Outras histórias de ascensão social
Mas Catarina Mina não foi a única ex-escrava bem-sucedida no Brasil colônia, embora essa não fosse a realidade mais comum em todo contexto da escravidão. Cem histórias semelhantes de mulheres negras escravizadas com trajetórias excepcionais para o período estão no livro Dicionário biográfico: Histórias entrelaçadas de mulheres afrodiaspóricas (Editora Malê, 2024).
Adelina, a Charuteira, filha de uma escravizada e de um senhor empobrecido, tornou-se vendedora de charutos em São Luís.

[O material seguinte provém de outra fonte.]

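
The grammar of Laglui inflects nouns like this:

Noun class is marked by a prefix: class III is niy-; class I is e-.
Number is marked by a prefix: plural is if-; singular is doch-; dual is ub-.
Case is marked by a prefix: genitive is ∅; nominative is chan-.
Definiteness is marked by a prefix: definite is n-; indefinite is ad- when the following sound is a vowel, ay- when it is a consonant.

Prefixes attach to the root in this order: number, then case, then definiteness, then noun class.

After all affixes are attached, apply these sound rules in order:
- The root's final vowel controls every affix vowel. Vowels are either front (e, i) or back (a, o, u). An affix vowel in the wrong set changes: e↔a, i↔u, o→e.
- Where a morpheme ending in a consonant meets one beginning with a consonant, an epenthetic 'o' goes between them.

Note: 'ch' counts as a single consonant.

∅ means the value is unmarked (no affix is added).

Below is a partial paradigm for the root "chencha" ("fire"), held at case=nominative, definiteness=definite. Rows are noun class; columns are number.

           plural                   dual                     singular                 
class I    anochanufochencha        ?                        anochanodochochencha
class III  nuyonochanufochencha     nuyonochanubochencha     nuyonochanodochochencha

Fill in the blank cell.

anochanubochencha

Attach number dual ub- → ubchencha.
Attach case nominative chan- → chanubchencha.
Attach definiteness definite n- → nchanubchencha.
Attach noun class class I e- → enchanubchencha.
Apply vowel harmony: enchanubchencha → anchanubchencha.
Apply epenthesis: anchanubchencha → anochanubochencha.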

Frequentando o Largo do Carmo, entrou em contato com estudantes abolicionistas e passou a atuar como informante, alertando sobre investidas policiais e auxiliando na fuga de escravizados, contribuindo para o movimento abolicionista.
Para além do Maranhão, no Piauí do século 18, Esperança Garcia não se tornou advogada formalmente, mas é reconhecida simbolicamente pela Ordem dos Advogados do Brasil (OAB) como primeira advogada do país. Mulher negra e escravizada, ela ficou conhecida por escrever uma carta-petição ao governador da capitania do Piauí, em 1770, denunciando os maus-tratos que sofria e pedindo melhores condições para si e outras escravizadas.
Esse documento foi considerado por juristas e historiadores um dos primeiros registros de petição por direitos no Brasil. Em reconhecimento a seu ato pioneiro na luta por justiça, a OAB do Piauí concedeu-lhe, em 2017, o título honorário de primeira advogada do estado.
Segundo a pesquisadora Iraneide Soares, a ausência de histórias como essas nos livros escolares implica que “a historiografia brasileira tem muito a avançar nas pesquisas sobre essas personagens que aparecem como sujeitos ativos e dinâmicas de vida diferentes, na história da escravidão”.